A childlike sense of wonder has served as a reliable muse for Minneapolis’ ahem since their formation in 2015, but on their debut album Try Again, that wonder has been bruised a little. Ahem’s ebullient power-pop songs still blow busted-lip kisses at nineties inspirations like Blake Babies and Superchunk, but for the first time, the doubts of adulthood have begun to creep in like blood vessels around the edge of a shiner.

Following two well-received EPs, Just Wanna Be (2016) and Chutes and Ladders (2018), guitarist Erik Anderson, drummer Alyse Emanuel, and new bassist Courtney Berndt set up shop at Minneapolis' Institute of Production and Recording in February of 2019. Some kind soul had gifted them with five free hours of studio time, and after originally planning on an EP, they decided to throw caution to the wind and try and turn that gifted time into a full-length record. Some bands take five hours just to set up the drums.

Luckily, they had a good crew working that day. 15 of IPR’s students combined their efforts to help ahem tear through 9 songs in less than 3 hours, cheering the band on after every take. They finished the album’s vocals and overdubs in Courtney’s basement with her husband, engineer and musician Dan Berndt. Anderson, Emanuel, and Berndt wrote many of the album’s lyrics on-the-fly together during those winter basement sessions, hanging with Courtney and Dan's cats and dog and scratching lyrics onto Alyse’s old drumheads. Images of split lips, wasted days, and wishing wells tailed together like the threads on a friendship bracelet.

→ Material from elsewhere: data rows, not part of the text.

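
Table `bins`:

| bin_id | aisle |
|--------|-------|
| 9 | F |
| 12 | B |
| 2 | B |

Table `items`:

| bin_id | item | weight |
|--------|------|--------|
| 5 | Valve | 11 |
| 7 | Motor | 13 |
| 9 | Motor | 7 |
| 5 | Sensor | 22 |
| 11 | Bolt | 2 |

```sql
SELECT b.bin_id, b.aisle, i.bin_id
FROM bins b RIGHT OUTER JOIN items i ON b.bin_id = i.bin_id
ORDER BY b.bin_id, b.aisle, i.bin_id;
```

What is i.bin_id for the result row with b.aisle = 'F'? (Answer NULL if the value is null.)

RIGHT JOIN keeps every row from `items`; unmatched rows get NULL for `bins`'s columns.
Matching on b.bin_id = i.bin_id.
- b row (bin_id=9): matches 1 i row(s) → 1 output row(s).
- b row (bin_id=12): no match.
- b row (bin_id=2): no match.
- 4 row(s) from i found no b partner → padded with NULL.

9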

Album opener "Sideways" is the perfect distillation of ahem's undeniable charms. The propulsive, melodic guitar channels Copper Blue-era Bob Mould, crashing through a cascade of intertwining vocal leads between Anderson and Emanuel. Throughout Try Again, the duo's voices sound so perfectly matched that they invite comparison to sister duos like P.S. Elliot or The Breeders.

By comparison, the jaded "No Kid (Gold Star)" slouches in, hands-in-pockets, before exploding into an anthemic Get Up Kids-esque chorus like a sudden snap of teenage rebellion. The song's whistled breakdown recalls the playfulness of early Weezer, and the comparison extends through Emanuel's forceful drumming and shouted backing vocals. And "Wishing Well" lines up a ceaseless sequence of guitar hooks, perfectly paired with a charging bassline, with Anderson and Emanuel's vocals woven into the song via layers of countermelodies, building to a proud and defiant climax with the refrain "I won't let it go."

It was Dan and Courtney's idea to keep the single take of the album’s spare, naturalistic closer “Sunspots” just as it was captured in the basement, recorded using a microphone built into a doll’s head. The resulting recording is a perfect coda to Try Again: A gorgeous, hand-squeezed glass of lemonade made from a decidedly tart lemon.

So we’re right back here, at the moment between childhood and adolescence. When we learn to stand up, shake it off, and to rub some dirt on it. When we still take that leap, with full knowledge of the pain that could be waiting. When we learn to try again.